Tiger Stadium – Louisiana State University Tigers
Scene: 8/10 Girls: 8/10 Fans: 8/10 Food: 10/10
Drink of Choice: Sazerac
Sitting alone, deadline looming, my eyes are bloodshot, my mouth is dry and my body is covered in purple paint. Everything itches. Who convinced me to do this?
Washing off the sin of a Louisiana State tailgate is no small feat when it’s a visible and likely toxic paint. I have to stop wagering personal pride when consuming adult beverages.
Somewhere in the confusion of Friday night, I bet a group of rabid LSU fans that their SEC upset of Tennessee was in 2002. Four clicks on the iPhone later, I was wrong, off by a year and now obligated to paint my entire body purple for Saturday’s game.
Which, for the first 16 hours, was a blessing, one of those football miracles that got me in on the ground floor of Louisiana tailgating, accepted as one of their own. Every happy fan handed me a beer or bourbon. I was instructed to help myself to the mouth-watering Cajun cuisine. No one questioned my undying love for the Tigers; anyone painted purple in the parking lots of LSU is considered untouchable. A VIP of the college crowds.
Everything after that has been a nightmare; my bed sheets are purple, my doorknobs are purple, almost every surface of my bathroom is purple. I’m itchy and stiff, my skin cracking with every quick movement. I’ve showered, I’ve shaved and I’ve showered again, and I’m still decidedly purple.
If I wasn’t so god-damn impressed with the LSU tailgate, I’d be furious; fortunately, Louisiana knows how to throw a party, and being purple forever might be a relatively small price to pay.
Lambeau Field – Green Bay Packers
Scene: 8/10 Girls: 6/10 Fans: 10/10 Food: 7/10
Drink of Choice: Rhinelander Beer
January weather is notoriously cold in Green Bay, and Sunday morning is no time to be wandering the streets in a Bears jersey asking for directions to Lambeau.
“Oh ya, just hop on the highway and drive back to Chicago.”
“Just like the real Bears; they can’t find the field either, or at least the end zone.”
I remind them that we still hold a six-game edge in the long-standing rivalry, and they wonder aloud if Jay Cutler is also good at counting because he certainly is not very good at football. As I walk away, I hear them counting interceptions like they were on Sesame Street, the ha-ha-has following me for almost half a block.
The rest of the town is completely deserted; 102,000 Cheeseheads on a vast migration to the parking lots and pickup trucks surrounding The House that Brett Built. By 11 A.M. the whole area is full-blown beer-guzzling, barbeque-burning cookout. Even in the depths of winter, Packers fans flood the streets, their cheers and chants breaking through the frigid air, every beer building the chorus louder. Boisterous drunks from the backs of trucks conduct the ensemble cast in song, while revelers young and old prep their beers for the last shotgun relay of the season. By kickoff, the whole mess has exploded, a proverbial wave of green and yellow flocking toward the entrances of the field, half-stumbling, half-slurring, all in the name of another Sunday in Packer country.
University of Phoenix Stadium – Oddly, the Oakland Raiders
Scene: 7/10 Girls: 5/10 Fans: 9/10 Food: 6/10
Drink of Choice: The dirtiest swill sold in the highest quantity at the cheapest price.
We were beginning to doubt the sincerity of the Cardinals. A typically nice day in Arizona had yielded little enthusiasm from the crowd. For all the people, the tents, the beers and the barbeques burning, the energy had died on the vine, lost somewhere in the quiet calm of another 100-degree day. We’d heard Glendale was a retirement community; we just didn’t expect an Early Bird Special vibe in the parking lot.

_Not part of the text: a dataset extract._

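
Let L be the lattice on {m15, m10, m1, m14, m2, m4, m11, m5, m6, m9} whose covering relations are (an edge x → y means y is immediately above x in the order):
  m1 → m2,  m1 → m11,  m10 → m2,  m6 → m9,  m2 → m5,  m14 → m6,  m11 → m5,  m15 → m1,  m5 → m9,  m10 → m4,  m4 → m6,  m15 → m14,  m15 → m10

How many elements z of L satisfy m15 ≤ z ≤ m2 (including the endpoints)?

4

The interval [m15, m2] = {m1, m10, m15, m2}, which has 4 elements.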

Then it happened. Somewhere in the distance a dull roar broke the heat. Like their namesake bird, Arizona fans popped up from their chairs, heads darting in all directions, looking for signs of the impending danger. Somewhere on the edge of the crowd there’s a commotion, a chant, slow at first then growing in intensity. Raaaaiders, Raaaaiders. The Nation had arrived.
Looking like something out of a Mad Max remake, the Black and Silver marched into a sea of red, infiltrating casual crowds of Cardinals with menacing smiles and spiked armor of every make. Wrestling fans would appreciate a Legion of Doom reference, but honestly, Raiders fans are more numerous and horrifying. Their arrival signaled a new life, both sides battling for position; the Cardinals threatened on home turf, the Raiders waging a war in enemy territory. The next three hours were a frenzied clash of fandom, neither side giving way until the dying moments before kickoff, when the Cardinals retreated into the relative safety of the stadium and the Raiders staked their claim to the spoils, the last pregame beers before kickoff. On the field, the Cardinals won that day, but the Raiders fans came, they saw and they conquered, bringing the war home to Arizona in the stands.